CEO says no, but it looks as if Valvano has said yes to Nets

December 19, 1991|By Howard Blatt | Howard Blatt,New York Daily News

EAST RUTHERFORD, N.J. -- Despite chief executive officer Alan Aufzien's denials last night, the New Jersey Nets reportedly have reached an agreement in principle with former North Carolina State coach Jim Valvano on a five-year deal that will make him Bill Fitch's successor as coach within a week.

According to reports in the Bergen Record and USA Today, Valvano was offered the job during a Monday afternoon meeting with Nets' part-owner Joe Taub. Indications are Valvano has requested and will get his release from his contractual commitment to ABC, which owns ESPN, for which he works as a college basketball analyst. That would enable the Queens native and ex-Rutgers guard to sign a fully guaranteed deal that reportedly will pay him between $500,000 and $600,000 per year.

Aufzien said last night that he wasn't sure whether Taub had made Valvano an offer, but he was sure the minority owner didn't have the authority to do so.

Insisting "I wouldn't know Valvano if I saw him," Aufzien went on to say: "A minority owner of this team spoke to some coach and it appeared in the papers. I don't know what was said. Joe doesn't make offers or hire or fire. He advises."

Fitch, whose $400,000-per-season contract runs through 1992-93, said yesterday morning it wouldn't be a surprise if Taub had convinced the more reluctant owners to pull the trigger. "No one has said anything to me, other than the three guys who've been telling me to hang in there. Evidently, they've met with the rope," he said.

"I stayed up until 4 watching films of Cleveland. I'm trying to get us going, get us a win somewhere along the line. They will do what they want to do. I only know one way to go about my business."

Nevertheless, it appears that ownership's approach to Valvano was made without the knowledge of the supposed resident basketball man in charge, vice president for basketball operations/general manager Willis Reed.

Yesterday morning, Reed insisted, "I know nothing about anything. I am hearing stuff on TV I know nothing about. As of right now, Bill is still our coach . . . How can you be offering someone a job when someone still has a job?"

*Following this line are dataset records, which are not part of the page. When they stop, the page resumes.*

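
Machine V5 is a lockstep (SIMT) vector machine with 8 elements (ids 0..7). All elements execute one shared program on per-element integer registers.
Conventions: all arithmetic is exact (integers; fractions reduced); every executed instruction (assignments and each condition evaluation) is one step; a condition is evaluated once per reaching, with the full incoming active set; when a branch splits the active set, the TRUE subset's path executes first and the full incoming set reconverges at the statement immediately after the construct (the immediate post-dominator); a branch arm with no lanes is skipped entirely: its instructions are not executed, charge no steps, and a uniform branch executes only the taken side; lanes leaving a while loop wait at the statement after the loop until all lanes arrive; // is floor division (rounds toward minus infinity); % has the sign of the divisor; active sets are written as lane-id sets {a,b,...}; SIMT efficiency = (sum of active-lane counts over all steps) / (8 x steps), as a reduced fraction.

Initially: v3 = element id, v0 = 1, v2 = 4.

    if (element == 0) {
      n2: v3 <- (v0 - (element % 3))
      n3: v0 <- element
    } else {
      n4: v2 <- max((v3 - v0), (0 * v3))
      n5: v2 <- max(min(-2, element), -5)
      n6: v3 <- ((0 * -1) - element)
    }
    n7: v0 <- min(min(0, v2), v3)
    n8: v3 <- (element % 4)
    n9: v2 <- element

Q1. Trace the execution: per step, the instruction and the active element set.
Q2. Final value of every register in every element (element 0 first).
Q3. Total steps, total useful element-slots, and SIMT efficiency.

step 0: eval (element == 0)          {0,1,2,3,4,5,6,7}
step 1: v3 <- (v0 - (element % 3))   {0}
step 2: v0 <- element                {0}
step 3: v2 <- max((v3 - v0), (0 * v3)) {1,2,3,4,5,6,7}
step 4: v2 <- max(min(-2, element), -5) {1,2,3,4,5,6,7}
step 5: v3 <- ((0 * -1) - element)   {1,2,3,4,5,6,7}
step 6: v0 <- min(min(0, v2), v3)    {0,1,2,3,4,5,6,7}
step 7: v3 <- (element % 4)          {0,1,2,3,4,5,6,7}
step 8: v2 <- element                {0,1,2,3,4,5,6,7}

Answer: 9 steps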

Last night, Reed gave Fitch one of the most tentative votes of confidence ever heard. "As of now, there have not been any changes," Reed said.

"Are we happy with our record? No. But as of now Bill is the coach and we're not looking to make any changes." Later he acknowledged, "We are in a business that's very volatile."

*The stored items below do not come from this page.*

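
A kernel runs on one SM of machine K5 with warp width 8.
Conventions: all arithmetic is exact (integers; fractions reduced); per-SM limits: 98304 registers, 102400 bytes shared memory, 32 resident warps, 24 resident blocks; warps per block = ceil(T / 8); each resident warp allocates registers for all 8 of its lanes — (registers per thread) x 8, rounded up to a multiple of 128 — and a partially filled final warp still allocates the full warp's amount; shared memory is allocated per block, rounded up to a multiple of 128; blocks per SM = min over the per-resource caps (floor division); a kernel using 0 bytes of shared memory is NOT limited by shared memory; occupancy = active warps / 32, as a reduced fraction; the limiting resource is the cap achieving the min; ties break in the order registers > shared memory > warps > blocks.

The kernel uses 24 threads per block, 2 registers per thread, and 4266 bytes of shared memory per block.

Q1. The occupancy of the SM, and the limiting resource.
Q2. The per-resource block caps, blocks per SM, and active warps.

Answer: occupancy 15/16, limited by warps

registers: 256 blocks
shared memory: 23 blocks
warps: 10 blocks
blocks: 24 blocks

Answer: 10 blocks, 30 active warps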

Reed denied any direct knowledge of an offer by Taub to Valvano, saying, "Joe talks to everyone. That's his nature." Asked what Taub might have talked to Valvano about, Reed said, "Maybe they talked about horses or restaurants."

Taub did not return calls yesterday. Valvano, in town for a taping of "The Cosby Show," was unavailable for comment. However, his agent, Arthur Kaminsky, released a statement that said, "Jim has not signed with the Nets. He is in conversation with the Nets, ABC and ESPN to determine his future."

Through a spokesman, ESPN would acknowledge only that Valvano had met with his bosses there.

Taub's month-long search apparently turned toward Valvano after Reed had declined to reassume the coaching reins at least temporarily in November and ex-Knicks coach Rick Pitino indicated he wouldn't be ready to leave the Kentucky Wildcats for a couple of years.

Valvano, a colorful coach with New York roots, left North Carolina State after 1989-90 because of recruiting violations, but not before bringing the national championship to Raleigh in 1983. However, Valvano has never coached in the pros.

If he signs, the ex-Iona coach will become the Nets' seventh coach since joining the NBA in 1976-77 and fourth coach since Stan Albeck resigned after leading them to their most recent playoff berth in 1984-85.